Олеша отрывисто поддакивал. Кивая своей великолепной большой головой, причесанной а-ля Титус, с квадратным подбородком, что не соответствовало его небольшому росту, он говорил:
– Да, да. Совершенно верно. Бабель бесконечно прав. «Она – Маяковского тысячи лет, он здесь застрелился у двери любимой», «Не поставить ли лучше точку пули в своем Конце», «Мяукал кот. Коптел, горя, ночник. Звонюсь в звонок. Аптекаря!… Протягивает. Череп. «Яд». Скрестилась кость на кость. Кому даешь? Бессмертен я, твой небывалый гость», – понимаете, товарищи: он был небывалый гость в нашем мире! Помните? «…И вдруг я плавно огибаю прилавок. Потолок разверзается сам… Над домом вишу». – Олеша посмотрел своими серыми глазами слоненка вверх, как бы наблюдая человека, висящего над домом, – от возбуждения он стал, как всегда, немного шепелявить.
– «Над бандой поэтических рвачей и выжиг», – сказал Бабель, не слушая Олешу. – Ведь это же не просто так, для красного словца. Это написано кровью сердца. Значит, есть банда. Понимаете?
– Подождите, – сказал Олеша. – Это не самое странное. Самое странное, даже, я бы сказал, необъяснимое, при всей своей материальности, было то, что я видел вчера в Гендриковом переулке, где еще совсем недавно мы играли в карты до рассвета… Вы знаете, что это? Мозг Маяковского. Я его уже видел. Почти видел. Во всяком случае, мимо меня пронесли мозг Маяковского.
И Олеша, перескакивая с образа на образ, рассказал нам то, что потом с такой поразительной художественной точностью появилось в его книге «Ни дня без строчки».
«…вдруг стали слышны из его комнаты громкие стуки – очень громкие, бесцеремонно громкие: так могут рубить, казалось, только дерево. Это происходило вскрытие черепа, чтобы изъять мозг. Мы слушали в тишине, полной ужаса. Затем из комнаты вышел человек в белом халате и сапогах – не то служитель, не то какой-то медицинский помощник, словом, человек посторонний нам всем; и этот человек нес таз, покрытый белым платком, приподнявшимся посередине и чуть образующим пирамиду, как если бы этот солдат в сапогах и халате нес сырную пасху.

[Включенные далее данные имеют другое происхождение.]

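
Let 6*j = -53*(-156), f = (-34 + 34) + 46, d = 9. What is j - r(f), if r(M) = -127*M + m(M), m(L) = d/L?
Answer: 332111/46 ≈ 7219.8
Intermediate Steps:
m(L) = 9/L
f = 46 (f = 0 + 46 = 46)
r(M) = -127*M + 9/M
j = 1378 (j = (-53*(-156))/6 = (1/6)*8268 = 1378)
j - r(f) = 1378 - (-127*46 + 9/46) = 1378 - (-5842 + 9*(1/46)) = 1378 - (-5842 + 9/46) = 1378 - 1*(-268723/46) = 1378 + 268723/46 = 332111/46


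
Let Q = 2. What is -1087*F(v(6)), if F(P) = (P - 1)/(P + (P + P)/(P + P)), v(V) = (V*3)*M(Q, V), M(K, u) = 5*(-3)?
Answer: -294577/269 ≈ -1095.1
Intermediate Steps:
M(K, u) = -15
v(V) = -45*V (v(V) = (V*3)*(-15) = (3*V)*(-15) = -45*V)
F(P) = (-1 + P)/(1 + P) (F(P) = (-1 + P)/(P + (2*P)/((2*P))) = (-1 + P)/(P + (2*P)*(1/(2*P))) = (-1 + P)/(P + 1) = (-1 + P)/(1 + P))
-1087*F(v(6)) = -1087*(-1 - 45*6)/(1 - 45*6) = -1087*(-1 - 270)/(1 - 270) = -1087*(-271)/(-269) = -(-1087)*(-271)/269 = -1087*271/269 = -294577/269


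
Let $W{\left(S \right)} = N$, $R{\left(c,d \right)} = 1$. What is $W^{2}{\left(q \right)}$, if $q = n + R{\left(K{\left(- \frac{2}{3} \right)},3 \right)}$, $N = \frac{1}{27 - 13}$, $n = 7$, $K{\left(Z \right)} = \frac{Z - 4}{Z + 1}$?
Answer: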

В тазу был мозг Маяковского…»
Молодой Олеша, молодой Бабель, молодой я. Конечно, сравнительно. Мы-то сами себе казались уже не молодыми. С легкой руки Асеева считалось, что:
«Мы никогда не встретим сорок».
Подбирались к сорока. Особенно остро ощущали это сегодня, когда вместе с Маяковским уходила какая-то часть нашей жизни.
– Теперь мы особенно нежно должны любить друг друга, – говорил Бабель, гладя меня и Олешу по плечам.